We should acknowledge that in its 20 year history, for all its good intentions, “regulation review” has been a fizzer – another unsuccessful piece of regulation, this time of regulators. Complex systems like regulatory regimes require much more than “regulatory impact statements” at the outset. Like markets they require ongoing optimisation down to the minutest detail. So we need to develop a new regulatory jurisprudence providing those who are regulated with enforceable “rights to alternative compliance”. And why limit those rights to firms? They should extend to all citizens.

And while reform has focussed on improving private incentives, something profound has been going on. Technology and globalisation have seen a new burgeoning of new global public goods – and bads!

Just as there’s a global interest in fighting new public bads – terrorism and the pandemics that threaten to become global within weeks of initial infections – so the internet has generated new and important classes of public goods.

Wikinomic reform

Open source software, Wikipedia and the ABC website are all global public goods available to all comers at zero marginal cost. There’s a whole reform agenda right there! Public goods are core government business.

The ABC has aggressively moved to the global forefront in the new medium of podcasting. Let’s do even better. Wouldn’t it be exciting to lead the world here – as we did with HECS, the Child Support Agency and the targeting of social security? Let’s make the entire ABC archive available for download from the net – a glowing global advertisement for Australian talent and curiosity.

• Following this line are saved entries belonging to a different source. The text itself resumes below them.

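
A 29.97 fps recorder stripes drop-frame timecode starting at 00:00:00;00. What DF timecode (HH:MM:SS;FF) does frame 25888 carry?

00:14:23;24

Ten DF minutes hold 17982 frames, so frame 25888 lies in block 1 (frames 17982–35963) with 7906 frames into that block.
The block's first minute is 1800 frames and the rest 1798 each; 7906 frames reaches minute 4, so 1 × 18 + 4 × 2 = 26 labels have been skipped so far.
Adding those back, label number 25888 + 26 = 25914 at 30 labels/s is 863 s + 24 f = 0 h 14 min 23 s frame 24, i.e. 00:14:23;24.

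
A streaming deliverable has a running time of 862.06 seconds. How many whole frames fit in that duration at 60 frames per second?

51723 frames

Frames = 862.06 × 60 = 258618/5 ≈ 51723.6000.
Complete frames: 51723.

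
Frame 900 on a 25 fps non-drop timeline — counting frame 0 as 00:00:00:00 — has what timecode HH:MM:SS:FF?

00:00:36:00

900 ÷ 25 = 36 full seconds, remainder 0 frames.
36 s = 0 h 0 min 36 s.
Timecode: 00:00:36:00.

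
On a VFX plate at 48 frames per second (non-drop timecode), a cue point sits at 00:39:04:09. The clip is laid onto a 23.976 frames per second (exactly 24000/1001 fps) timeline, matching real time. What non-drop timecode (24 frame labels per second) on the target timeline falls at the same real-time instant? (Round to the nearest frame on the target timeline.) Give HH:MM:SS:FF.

00:39:01:20

Source frame index: (0×3600 + 39×60 + 4) × 48 + 9 = 112521.
Real time: 112521 / (48) = 37507/16 s.
Target frame: (37507/16) × (24000/1001) = 56260500/1001 ≈ 56204.296 → 56204.
At 24 labels/s: frame 56204 → 00:39:01:20.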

Then let’s buy up some strategic intellectual property. Some copyrights of classic Australian culture, some patents of low value which might nevertheless be barriers to research. Let’s experiment with some public seed funding of some strategic open source software.

How many schools and universities could use Linux, Firefox and Open Office, rather than the usual Microsoft stuff? Students might get involved in the global effort to continue improving these community programs.

None of this need cost much. Some of it will save money.

But whatever we do, we should advertise the fact and invite other countries, and philanthropic people, and groups to join us. Think of the impact we could have!